TAYLORS, S.C. (WLOS) — Elizabeth Holcombe said when her daughter was first struck with acute flaccid myelitis, or AFM, on Feb. 22, she feared 3-year-old Preslee wouldn’t survive.
“She slumped out of the chair. She couldn’t even sit in the chair,” said Holcombe, who lives in Taylors, South Carolina.
Three hours earlier, she said Preslee was running and playing without any problems at all.
Holcombe said she immediately took her daughter to the ER, where doctors initially thought the symptoms were from a minor head injury. But within hours, doctors realized something else was going on.
“They put her on a ventilator. Four-and-a-half weeks in, she would never move her arms and legs,” Holcombe said.
The news was shocking to her mom, who said doctors then put her daughter on high doses of vitamin C. And, within days, Preslee was able to move her arms.
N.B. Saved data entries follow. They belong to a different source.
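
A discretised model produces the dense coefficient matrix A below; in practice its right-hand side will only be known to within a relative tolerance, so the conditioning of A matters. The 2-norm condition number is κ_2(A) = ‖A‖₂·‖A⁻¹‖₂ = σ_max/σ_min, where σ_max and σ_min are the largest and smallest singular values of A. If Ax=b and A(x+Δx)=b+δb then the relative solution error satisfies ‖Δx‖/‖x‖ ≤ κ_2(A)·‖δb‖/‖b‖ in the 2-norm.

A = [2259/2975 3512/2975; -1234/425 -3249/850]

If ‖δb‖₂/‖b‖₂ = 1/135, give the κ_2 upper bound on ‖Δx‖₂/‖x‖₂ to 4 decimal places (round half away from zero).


form AᵀA = [127549/14161 169857/14161; 169857/14161 906529/56644] with trace 1416725/56644 and determinant 15625/56644
char-poly roots: 25 and 625/56644
κ_2(A) = √(λ_max/λ_min) = √(25 / (625/56644)) = 47.6000
worst-case relative error ≤ 47.6000 × 1/135 = 0.3526

0.3526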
Since then, it’s been daily physical therapy sessions to regain mobility. She’s walking with a walker and crutches.
“She’s determined,” Holcombe said. “She’s making great strides.”
The CDC has issued warnings for parents to be aware that, while rare, cases of AFM have increased in 2018. The CDC reports 62 confirmed cases in 2018, but none in Buncombe County. Doctors do not know the cause, but experts recommend parents and children stay up-to-date on vaccines and flu shots.
“If something doesn’t seem right, your child seems tired or lethargic, can’t move their arm, face is drooping, I would say get to the hospital immediately,” Holcombe said.